There’s a lump in my throat and I can’t speak. I just stand there frozen in place. His eyes, Drew’s brother’s eyes, which are so familiar with their rare, green color, just stare at me patiently.
I feel like I’ve lost so much since Drew’s been gone. My body is withering away. My passion for work has fizzled. I’m losing my home and I have no one to turn to. I’ve lost the dream of things I’ve never had and I lost the only love I’ve ever believed in. All this time, I thought that I could keep myself though, thought that I could keep this piece of Drew. Now, here’s this man, another bill collector come to take the rest away.

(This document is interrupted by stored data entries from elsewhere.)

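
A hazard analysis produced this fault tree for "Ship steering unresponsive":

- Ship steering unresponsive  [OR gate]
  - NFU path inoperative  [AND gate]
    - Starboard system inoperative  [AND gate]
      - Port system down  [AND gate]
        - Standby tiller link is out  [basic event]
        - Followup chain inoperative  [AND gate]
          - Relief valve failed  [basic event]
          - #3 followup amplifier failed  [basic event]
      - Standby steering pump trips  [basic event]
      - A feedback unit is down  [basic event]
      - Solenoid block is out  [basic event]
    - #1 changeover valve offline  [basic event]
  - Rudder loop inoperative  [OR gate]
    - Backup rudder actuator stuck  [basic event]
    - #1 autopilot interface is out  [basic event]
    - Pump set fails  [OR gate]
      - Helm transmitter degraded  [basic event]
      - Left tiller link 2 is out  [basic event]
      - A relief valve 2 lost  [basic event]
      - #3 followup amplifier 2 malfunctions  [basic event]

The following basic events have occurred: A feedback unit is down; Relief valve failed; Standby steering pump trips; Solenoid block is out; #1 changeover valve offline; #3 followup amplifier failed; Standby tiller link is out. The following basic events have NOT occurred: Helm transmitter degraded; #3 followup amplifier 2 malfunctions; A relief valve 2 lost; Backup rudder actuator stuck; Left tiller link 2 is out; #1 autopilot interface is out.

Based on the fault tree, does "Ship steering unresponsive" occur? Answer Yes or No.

Yes

Followup chain inoperative [AND]: Relief valve failed=occurs, #3 followup amplifier failed=occurs → all inputs occur → occurs.
Port system down [AND]: Standby tiller link is out=occurs, Followup chain inoperative=occurs → all inputs occur → occurs.
Starboard system inoperative [AND]: Port system down=occurs, Standby steering pump trips=occurs, A feedback unit is down=occurs, Solenoid block is out=occurs → all inputs occur → occurs.
NFU path inoperative [AND]: Starboard system inoperative=occurs, #1 changeover valve offline=occurs → all inputs occur → occurs.
Pump set fails [OR]: Helm transmitter degraded=not, Left tiller link 2 is out=not, A relief valve 2 lost=not, #3 followup amplifier 2 malfunctions=not → no input occurs → does not occur.
Rudder loop inoperative [OR]: Backup rudder actuator stuck=not, #1 autopilot interface is out=not, Pump set fails=not → no input occurs → does not occur.
Ship steering unresponsive [OR]: NFU path inoperative=occurs, Rudder loop inoperative=not → at least one input occurs → occurs.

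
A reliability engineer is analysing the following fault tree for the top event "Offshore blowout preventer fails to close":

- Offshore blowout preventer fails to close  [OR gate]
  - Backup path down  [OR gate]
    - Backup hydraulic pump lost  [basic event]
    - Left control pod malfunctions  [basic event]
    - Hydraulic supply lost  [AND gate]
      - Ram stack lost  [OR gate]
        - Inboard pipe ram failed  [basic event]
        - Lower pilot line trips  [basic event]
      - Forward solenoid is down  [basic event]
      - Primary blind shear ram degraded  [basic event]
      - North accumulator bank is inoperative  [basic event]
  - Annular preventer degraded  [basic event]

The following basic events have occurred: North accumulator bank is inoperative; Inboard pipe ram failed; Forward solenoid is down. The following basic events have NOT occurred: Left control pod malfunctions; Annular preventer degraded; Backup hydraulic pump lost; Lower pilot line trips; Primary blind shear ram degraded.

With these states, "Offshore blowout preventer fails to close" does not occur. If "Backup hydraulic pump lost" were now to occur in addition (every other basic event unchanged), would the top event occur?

Yes

Counterfactual: set "Backup hydraulic pump lost" to occurred.
Ram stack lost [OR]: Inboard pipe ram failed=occurs, Lower pilot line trips=not → at least one input occurs → occurs.
Hydraulic supply lost [AND]: Ram stack lost=occurs, Forward solenoid is down=occurs, Primary blind shear ram degraded=not, North accumulator bank is inoperative=occurs → not all inputs occur → does not occur.
Backup path down [OR]: Backup hydraulic pump lost=occurs, Left control pod malfunctions=not, Hydraulic supply lost=not → at least one input occurs → occurs.
Offshore blowout preventer fails to close [OR]: Backup path down=occurs, Annular preventer degraded=not → at least one input occurs → occurs.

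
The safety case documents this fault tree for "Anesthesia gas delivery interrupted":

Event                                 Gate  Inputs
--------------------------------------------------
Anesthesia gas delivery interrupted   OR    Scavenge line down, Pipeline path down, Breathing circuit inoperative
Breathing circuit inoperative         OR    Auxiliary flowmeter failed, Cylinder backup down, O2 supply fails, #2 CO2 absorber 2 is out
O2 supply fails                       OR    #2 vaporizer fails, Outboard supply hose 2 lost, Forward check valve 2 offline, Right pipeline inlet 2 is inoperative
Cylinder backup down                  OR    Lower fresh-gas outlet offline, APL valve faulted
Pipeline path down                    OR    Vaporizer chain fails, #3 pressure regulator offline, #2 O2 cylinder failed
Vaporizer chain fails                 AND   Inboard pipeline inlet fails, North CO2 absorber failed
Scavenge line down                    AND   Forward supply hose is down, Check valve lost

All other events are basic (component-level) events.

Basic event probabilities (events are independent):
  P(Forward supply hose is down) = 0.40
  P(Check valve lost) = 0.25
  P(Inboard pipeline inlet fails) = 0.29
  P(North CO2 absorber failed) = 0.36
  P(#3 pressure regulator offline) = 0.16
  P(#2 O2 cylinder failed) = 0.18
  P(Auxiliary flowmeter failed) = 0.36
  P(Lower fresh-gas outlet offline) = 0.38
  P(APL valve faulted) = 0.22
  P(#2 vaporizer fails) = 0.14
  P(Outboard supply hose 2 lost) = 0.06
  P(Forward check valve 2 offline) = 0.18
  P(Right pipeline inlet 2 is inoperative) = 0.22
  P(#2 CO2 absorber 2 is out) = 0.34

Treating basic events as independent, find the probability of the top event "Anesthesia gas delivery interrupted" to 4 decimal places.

P(Scavenge line down) [AND] = 0.40 × 0.25 = 0.100000
P(Vaporizer chain fails) [AND] = 0.29 × 0.36 = 0.104400
P(Pipeline path down) [OR] = 1 − (1−0.104400) × (1−0.16) × (1−0.18) = 0.383111
P(Cylinder backup down) [OR] = 1 − (1−0.38) × (1−0.22) = 0.516400
P(O2 supply fails) [OR] = 1 − (1−0.14) × (1−0.06) × (1−0.18) × (1−0.22) = 0.482947
P(Breathing circuit inoperative) [OR] = 1 − (1−0.36) × (1−0.516400) × (1−0.482947) × (1−0.34) = 0.894380
P(Anesthesia gas delivery interrupted) [OR] = 1 − (1−0.100000) × (1−0.383111) × (1−0.894380) = 0.941360
Rounded to 4 decimal places: P(Anesthesia gas delivery interrupted) ≈ 0.9414.

0.9414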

I look down at the ring glimmering on my finger held over my heart. It honestly makes me sad. It’s a constant reminder of its unfulfilled promise. There’s a gap between my finger and the band. It’s as if my body has been trying to let itself loose from the ring all this time, growing thinner and thinner to shed it from my finger.
Tonight, on stage, I let it all go, or almost everything. I came alive and it wasn’t for anyone, it was for a moment where I felt alive. In that moment things started to come back to me. The space between my finger and the band is space to find new dreams to hold onto.
I look back up at Drew’s brother. His eyes are still on me and his lips are pursed. I hold my hand out to him and he looks down at the ring, then back up at me.
“It’s okay,” I say, “but just tell me something before you go.”
He slides the ring off my finger, examines it briefly and puts it into his jacket pocket where the mustard colored pocket square hangs out.
“Ok.”
“When they buried him, did he have his ring on, the ring that I gave him?”
“No, my father didn’t want to have to explain that to anyone. He’d rather bury his son in the image he’d always preferred of him. That of the bright, dutiful, son, ready to follow in his father’s footsteps. Not the rebellious son, who falls in love with strippers and gets himself killed fighting with thugs in dark allies, in parts of the city no one wants to talk about.
I stand there wavering in my six inch heels, chewing the inside of my lip, trying to understand.
“Look, I’m sorry,” he says, “I was never close enough with Drew to understand him. We mostly just butted heads, but standing here in front of you tonight, I think I get it. You’re a strong, beautiful girl and I respect you.”
I let out a breath and look up as a tear escapes. I quickly wipe it away before it can travel down my face.
“You look so much like him and yet completely different,” I say, “It makes me happy and sad at the same time.”
He stands up and goes to open the curtain, but he puts his hand on my shoulder first and says, “Cheer up, boys like happy girls.” He slips a hundred dollars into my bra strap, then he walks through and disappears.
I sit in the booth recounting my money. There is so much money cannot replace, but yet this is the only shit I live for, and if it makes me feel alive then that’s okay. When I get home, if my key still fits the lock, if my stuff isn’t already sitting on the front porch, I’ll be able to keep it. I could put gas in my car and then maybe I could offer Earl a ride, see where it is that he goes. See what it is that he lives for. Or maybe we can all continue to live the way we do, if we feel compelled.